Qualquer semelhança de 1989 com 2022 não é mera coincidência. Além da polarização extremada, mentiras e ameaças comunistas fabricadas no imaginário de senhoras e senhores vestidos de verde e amarelo, tempos praticamente os mesmos personagens. Com uma diferença: Bolsonaro traz a novidade da extrema-direita no poder. Mas o contexto de 1989 parece não ter sido superado. Assustadoramente, existiu até um “Luciano Huck” naqueles anos 80: o apresentador Silvio Santos chegou a ser candidato, mas desistiu depois. 
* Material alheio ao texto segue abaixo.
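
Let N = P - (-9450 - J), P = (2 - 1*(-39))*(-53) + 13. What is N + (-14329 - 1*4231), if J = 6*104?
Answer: -10646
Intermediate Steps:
J = 624
P = -2160 (P = (2 + 39)*(-53) + 13 = 41*(-53) + 13 = -2173 + 13 = -2160)
N = 7914 (N = -2160 - (-9450 - 1*624) = -2160 - (-9450 - 624) = -2160 - 1*(-10074) = -2160 + 10074 = 7914)
N + (-14329 - 1*4231) = 7914 + (-14329 - 1*4231) = 7914 + (-14329 - 4231) = 7914 - 18560 = -10646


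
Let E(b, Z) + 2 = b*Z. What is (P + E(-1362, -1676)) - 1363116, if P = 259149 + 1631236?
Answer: 2809979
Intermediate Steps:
P = 1890385
E(b, Z) = -2 + Z*b (E(b, Z) = -2 + b*Z = -2 + Z*b)
(P + E(-1362, -1676)) - 1363116 = (1890385 + (-2 - 1676*(-1362))) - 1363116 = (1890385 + (-2 + 2282712)) - 1363116 = (1890385 + 2282710) - 1363116 = 4173095 - 1363116 = 2809979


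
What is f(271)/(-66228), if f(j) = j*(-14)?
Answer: 1897/33114 ≈ 0.057287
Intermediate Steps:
f(j) = -14*j
f(271)/(-66228) = -14*271/(-66228) = -3794*(-1/66228) = 1897/33114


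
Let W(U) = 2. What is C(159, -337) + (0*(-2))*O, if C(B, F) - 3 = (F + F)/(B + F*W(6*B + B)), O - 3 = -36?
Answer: 2219/515 ≈ 4.3087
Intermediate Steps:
O = -33 (O = 3 - 36 = -33)
C(B, F) = 3 + 2*F/(B + 2*F) (C(B, F) = 3 + (F + F)/(B + F*2) = 3 + (2*F)/(B + 2*F) = 3 + 2*F/(B + 2*F))
C(159, -337) + (0*(-2))*O = (3*159 + 8*(-337))/(159 + 2*(-337)) + (0*(-2))*(-33) = (477 - 2696)/(159 - 674) + 0*(-33) = -2219/(-515) + 0 = -1/515*(-2219) + 0 = 2219/515 + 0 = 2219/515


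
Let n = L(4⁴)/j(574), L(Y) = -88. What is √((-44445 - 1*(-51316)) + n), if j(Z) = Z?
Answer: √565944771/287 ≈ 82.891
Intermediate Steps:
n = -44/287 (n = -88/574 = -88*1/574 = -44/287 ≈ -0.15331)
√((-44445 - 1*(-51316)) + n) = √((-44445 - 1*(-51316)) - 44/287) = √((-44445 + 51316) - 44/287) = √(6871 - 44/287) = √(1971933/287) = √565944771/287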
Talvez não tenhamos superado as eleições de 1989 por ainda mantermos um percentual grande de brasileiros que confundem comunismo com outro tipo de ameaça. Alguns grupos sociais demonstram pavor com processos de transformação social e cultural e a ideia de que classes populares e os setores excluídos (negros, por exemplo) ascendam socialmente. O medo do comunismo é uma forma de expressar sentimentos de conservadorismo radical em relação a valores morais e religiosos.
Historicamente os comunistas defendiam a revolução para estabelecer igualdade social e questionavam os valores morais religiosos. Muitas vezes de forma violenta e ditatorial. Alguns regimes comunistas foram tirânicos e assassinos.
Mas, isso não significa — e nunca significou — que mudanças sociais e de comportamento tenham relação com o comunismo. Fica a máxima, essa nascida neste século, com o bolsonarismo: “O comunismo exerce o mesmo papel do ‘homem do saco’ pra adultos com capacidade cognitiva reduzida”.